An Introduction to Takashi Miike

Takashi Miike  | Courtesy of
Takashi Miike | Courtesy of
Photo of James Gates
6 June 2017

As much a force of nature as he is a film-maker, Takashi Miike is Japan’s greatest living director. Fearless and adept, he is able to bounce effortlessly between multiple styles and genres with ease. A combination of raw talent and a seemingly insatiable need to create means that he boasts a CV with more bulk than a telephone directory.

Miike has 100 directing credits to his name across film, TV and straight-to-video but a comparatively slim fraction of these have found acclaim or even attention outside of his home country. Riding the J-Horror wave in late 90s (heralded by Hideo Nakata’s seminal Ring ), Miike initially found fame in the West with astonishingly graphic movies which left unwitting audiences gasping.

As a result, he was dismissed by some as a sicko gore-hound who could only play a few notes on a cinematic trumpet of torture porn. What such critics failed to realise was that back in Japan, Miike had a rich and eclectic body of work behind him, having helmed comedies, action movies, dramas, family TV shows and even a musical.

Like his Western peers Martin Scorcese and David Lynch, Miike has an attraction to the visceral but is never limited by it. His reputation for ultra violence is deserved, with a sizeable chunk of his output devoted to no-punches-pulled yakuza films and his aforementioned horror fare, but there is so much more to this down to earth workhorse than meets the eye.

Takashi Miike

Born in Osaka, Miike graduated from Yokohama film school before cutting his teeth on TV work. His first forays into directing came via direct-to-video releases, where he was able to stretch his creative legs until he built his skill set even further – and finally got his name in movie theatres – with a slew of extreme crime dramas, as typified by the movie Shinjuku Triad Society in 1995. It was here that Miike solidified his mix of envelope-pushing violence coupled with bizarre, larger-than-life characters.

While cranking out Japanese grindhouse, however, Miike was still able to find time to try his hand at different genres, such as love story Andromedia and socio-ecological drama The Bird People in China, both of which were released in 1998. The following year, he would make the movie that finally broke him overseas.
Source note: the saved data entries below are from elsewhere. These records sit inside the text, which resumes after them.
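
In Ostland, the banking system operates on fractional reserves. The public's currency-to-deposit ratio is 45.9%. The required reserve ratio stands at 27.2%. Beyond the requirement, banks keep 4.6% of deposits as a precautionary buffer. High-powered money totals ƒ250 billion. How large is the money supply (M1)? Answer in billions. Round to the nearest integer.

ƒ469 billion

The money multiplier is m = (1 + c) / (rr + e + c) = (1 + 0.459) / (0.272 + 0.046 + 0.459) ≈ 1.8777.
So M = m × MB = 1.8777 × 250 = 469.425 billion.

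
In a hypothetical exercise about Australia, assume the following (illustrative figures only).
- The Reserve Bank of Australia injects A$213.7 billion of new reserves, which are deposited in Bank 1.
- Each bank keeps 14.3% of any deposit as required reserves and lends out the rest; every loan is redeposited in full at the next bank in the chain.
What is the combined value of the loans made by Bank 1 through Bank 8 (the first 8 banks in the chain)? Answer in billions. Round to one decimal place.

A$908.1 billion

Bank i lends (1 − rr)^i of the original deposit: Bank 1 lends 213.7·0.8570 = 183.1409, Bank 2 lends 213.7·0.8570² ≈ 156.9518, and so on.
Summing a geometric series: total = 213.7·[0.8570·(1 − 0.8570^8) / (1 − 0.8570)] ≈ 908.0601 billion.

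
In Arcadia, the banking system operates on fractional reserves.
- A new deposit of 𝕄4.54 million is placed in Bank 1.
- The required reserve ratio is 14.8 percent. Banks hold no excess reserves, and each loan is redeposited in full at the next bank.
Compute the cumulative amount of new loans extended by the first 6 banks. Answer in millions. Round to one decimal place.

𝕄16.1 million

Bank i lends (1 − rr)^i of the original deposit: Bank 1 lends 4.54·0.8520 ≈ 3.8681, Bank 2 lends 4.54·0.8520² ≈ 3.2956, and so on.
Summing a geometric series: total = 4.54·[0.8520·(1 − 0.8520^6) / (1 − 0.8520)] ≈ 16.1386 million.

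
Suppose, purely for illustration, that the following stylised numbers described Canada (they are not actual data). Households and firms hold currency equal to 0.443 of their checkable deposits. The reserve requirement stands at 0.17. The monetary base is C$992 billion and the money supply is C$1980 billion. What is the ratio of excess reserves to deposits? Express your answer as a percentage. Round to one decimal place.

Using m = M/MB = 1980/992 ≈ 1.995968. Since m = (1 + c)/(c + rr + e), the denominator satisfies c + rr + e = (1 + c)/m = (1 + 0.443) / 1.995968 ≈ 0.722957.
With c = 0.443 and rr = 0.17, the ratio of excess reserves to deposits is 0.722957 − 0.443 − 0.17 = 0.109957.

11.0%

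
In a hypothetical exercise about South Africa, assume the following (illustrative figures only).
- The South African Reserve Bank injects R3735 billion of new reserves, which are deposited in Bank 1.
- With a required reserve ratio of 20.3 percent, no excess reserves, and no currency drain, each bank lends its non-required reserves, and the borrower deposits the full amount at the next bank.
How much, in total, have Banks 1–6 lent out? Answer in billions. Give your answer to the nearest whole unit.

Bank i lends (1 − rr)^i of the original deposit: Bank 1 lends 3735·0.7970 = 2976.7950, Bank 2 lends 3735·0.7970² ≈ 2372.5056, and so on.
Summing a geometric series: total = 3735·[0.7970·(1 − 0.7970^6) / (1 − 0.7970)] ≈ 10905.6163 billion.

R10906 billion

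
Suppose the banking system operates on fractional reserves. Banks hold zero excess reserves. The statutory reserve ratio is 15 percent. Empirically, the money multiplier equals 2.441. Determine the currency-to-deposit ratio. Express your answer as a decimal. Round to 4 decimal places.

Using m = 2.441. From m = (1 + c)/(c + rr + e), rearranging gives 1 + c = m·(c + rr + e), so c·(1 − m) = m·(rr + e) − 1.
Hence c = [m·(rr + e) − 1]/(1 − m) = [2.441 × (0.15 + 0) − 1] / (1 − 2.441) ≈ 0.439868.

0.4399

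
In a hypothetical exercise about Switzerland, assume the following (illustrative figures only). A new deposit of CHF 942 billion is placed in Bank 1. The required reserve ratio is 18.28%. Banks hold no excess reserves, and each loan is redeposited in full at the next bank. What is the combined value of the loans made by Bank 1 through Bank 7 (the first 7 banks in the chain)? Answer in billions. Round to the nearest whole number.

Bank i lends (1 − rr)^i of the original deposit: Bank 1 lends 942·0.8172 = 769.8024, Bank 2 lends 942·0.8172² ≈ 629.0825, and so on.
Summing a geometric series: total = 942·[0.8172·(1 − 0.8172^7) / (1 − 0.8172)] ≈ 3186.2255 billion.

CHF 3186 billion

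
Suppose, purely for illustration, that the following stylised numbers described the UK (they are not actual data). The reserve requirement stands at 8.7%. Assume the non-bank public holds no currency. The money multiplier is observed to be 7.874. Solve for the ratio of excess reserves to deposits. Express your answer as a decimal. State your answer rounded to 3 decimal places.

Using m = 7.874. Since m = (1 + c)/(c + rr + e), the denominator satisfies c + rr + e = (1 + c)/m = (1 + 0) / 7.874 ≈ 0.127000.
With c = 0 and rr = 0.087, the ratio of excess reserves to deposits is 0.127000 − 0 − 0.087 = 0.04.

0.040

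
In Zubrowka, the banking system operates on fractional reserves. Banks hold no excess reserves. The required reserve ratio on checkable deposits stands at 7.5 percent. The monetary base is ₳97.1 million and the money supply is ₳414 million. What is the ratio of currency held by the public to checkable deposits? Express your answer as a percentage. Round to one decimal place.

Using m = M/MB = 414/97.1 ≈ 4.263646. From m = (1 + c)/(c + rr + e), rearranging gives 1 + c = m·(c + rr + e), so c·(1 − m) = m·(rr + e) − 1.
Hence c = [m·(rr + e) − 1]/(1 − m) = [4.263646 × (0.075 + 0) − 1] / (1 − 4.263646) ≈ 0.208425.

20.8%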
Considering its reputation as a horror classic, Audition is a film that has very little graphic horror until its now-notorious climax. What precedes all that is a gentle, heartbreaking study on the nature of loneliness and the lengths some people will go to to try and circumvent it. Two years after Audition, Miike would make another J-horror landmark, the deliriously over-the-top Ichi The Killer. Depending on what you read or who you speak to, Ichi is the most violent film ever made, so hard to stomach that it is still banned in some countries. A more discerning eye, however, will see a film with a jet black sense of humour and a comic book sensibility far too outlandish to be taken even remotely seriously.
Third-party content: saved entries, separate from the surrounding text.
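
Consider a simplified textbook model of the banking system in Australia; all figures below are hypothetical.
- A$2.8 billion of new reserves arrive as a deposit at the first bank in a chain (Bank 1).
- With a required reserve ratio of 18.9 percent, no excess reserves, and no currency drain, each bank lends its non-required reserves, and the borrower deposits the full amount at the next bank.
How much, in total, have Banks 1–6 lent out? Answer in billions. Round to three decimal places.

A$8.596 billion

Bank i lends (1 − rr)^i of the original deposit: Bank 1 lends 2.8·0.8110 = 2.2708, Bank 2 lends 2.8·0.8110² ≈ 1.8416, and so on.
Summing a geometric series: total = 2.8·[0.8110·(1 − 0.8110^6) / (1 − 0.8110)] ≈ 8.5963 billion.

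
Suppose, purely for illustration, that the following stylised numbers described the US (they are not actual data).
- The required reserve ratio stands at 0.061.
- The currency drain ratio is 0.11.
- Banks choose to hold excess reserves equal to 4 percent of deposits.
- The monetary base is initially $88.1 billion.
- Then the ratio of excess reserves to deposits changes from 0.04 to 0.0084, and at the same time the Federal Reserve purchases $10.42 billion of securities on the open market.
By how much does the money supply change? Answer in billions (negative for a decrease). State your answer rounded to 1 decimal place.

$146.1 billion

Before: m₁ = (1 + 0.11) / (0.061 + 0.04 + 0.11) ≈ 5.2607, MB₁ = 88.1, so M₁ = 5.2607 × 88.1 ≈ 463.4677 billion.
After: m₂ = (1 + 0.11) / (0.061 + 0.0084 + 0.11) ≈ 6.1873, MB₂ = 88.1 + 10.42 = 98.52, so M₂ = 6.1873 × 98.52 ≈ 609.5728 billion.
ΔM = M₂ − M₁ = 609.5728 − 463.4677 = 146.1051 billion.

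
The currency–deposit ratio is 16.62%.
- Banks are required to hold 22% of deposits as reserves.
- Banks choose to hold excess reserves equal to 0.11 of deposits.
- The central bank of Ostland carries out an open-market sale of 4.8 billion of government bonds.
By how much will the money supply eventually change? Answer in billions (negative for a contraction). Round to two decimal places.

The money multiplier is m = (1 + c) / (rr + e + c) = (1 + 0.1662) / (0.22 + 0.11 + 0.1662) ≈ 2.3503.
The sale removes 4.8 billion of base, so ΔM = m × ΔMB = 2.3503 × (−4.8) ≈ -11.2814 billion.

-11.28 billion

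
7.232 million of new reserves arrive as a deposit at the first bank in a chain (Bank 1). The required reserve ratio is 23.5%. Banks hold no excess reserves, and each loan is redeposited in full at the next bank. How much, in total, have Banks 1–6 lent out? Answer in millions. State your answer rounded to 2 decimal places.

18.82 million

Bank i lends (1 − rr)^i of the original deposit: Bank 1 lends 7.232·0.7650 ≈ 5.5325, Bank 2 lends 7.232·0.7650² ≈ 4.2323, and so on.
Summing a geometric series: total = 7.232·[0.7650·(1 − 0.7650^6) / (1 − 0.7650)] ≈ 18.8238 million.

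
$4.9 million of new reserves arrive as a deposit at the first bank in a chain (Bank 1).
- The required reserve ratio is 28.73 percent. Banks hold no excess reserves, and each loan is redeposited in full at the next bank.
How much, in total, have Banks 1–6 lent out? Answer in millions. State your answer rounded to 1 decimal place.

Bank i lends (1 − rr)^i of the original deposit: Bank 1 lends 4.9·0.7127 ≈ 3.4922, Bank 2 lends 4.9·0.7127² ≈ 2.4889, and so on.
Summing a geometric series: total = 4.9·[0.7127·(1 − 0.7127^6) / (1 − 0.7127)] ≈ 10.5624 million.

$10.6 million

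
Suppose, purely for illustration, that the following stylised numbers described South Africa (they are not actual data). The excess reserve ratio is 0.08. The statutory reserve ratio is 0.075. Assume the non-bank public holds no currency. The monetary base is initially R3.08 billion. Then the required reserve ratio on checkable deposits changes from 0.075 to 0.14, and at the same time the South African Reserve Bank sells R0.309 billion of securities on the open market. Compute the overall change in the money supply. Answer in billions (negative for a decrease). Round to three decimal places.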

Both Ichi and Audition marked a watershed for Miike’s profile in the West and he started gaining arthouse credibility. But he had no interest in relocating to Hollywood or diluting his art, preferring instead to simply keep up the production line at his end. The usual slew of gangster movies, manga/anime adaptations and offbeat gems continued until 2010, when Miike unleashed one of his best-ever films, 13 Assassins.

The film is quintessential Miike, with the first two acts playing out as a sombre, beautifully-shot historical drama before a stupendous, hour-long climax, in which an army of 200 samurai face off against the titular assassins, hired to slay a sadistic warlord. As the film hurtles towards its grisly end the viewer can virtually smell the blood, so much of it having been mercilessly shed onscreen.

The film is a wonderful mix of styles, showcasing a maturity in Miike’s filmmaking technique. This maturity would be on display again in his melancholic period piece Hara-Kiri: Death Of A Samurai in 2011 and 2012’s thriller Straw Shield, which would be nominated for the Palme D’or at Cannes.

In recent years, Mike’s pace has been as breakneck as ever. He helmed an adaptation of Ace Attorney, the hugely popular video game in 2012 and came within spitting distance a few years ago of making his first English-language film, a crime drama set in post-World War II Tokyo with Tom Hardy playing an American soldier entangled with the yakuza. Sadly it did not come to be, but this year has seen the release in Japan of Miike’s 100th directorial effort, Blade Of The Immortal, an adaptation of the best-selling manga which is already being warmly received by critics. Following quickly on its heels is another manga adaptation, the hotly-anticipated JoJo’s Bizarre Adventure: Diamond Is Unbreakable Chapter 1.

In his own words: “I really enjoy working with limitations or restrictions. And if I find a space within the movie to express myself, I’m very happy. I am discovering myself as a director all the time.”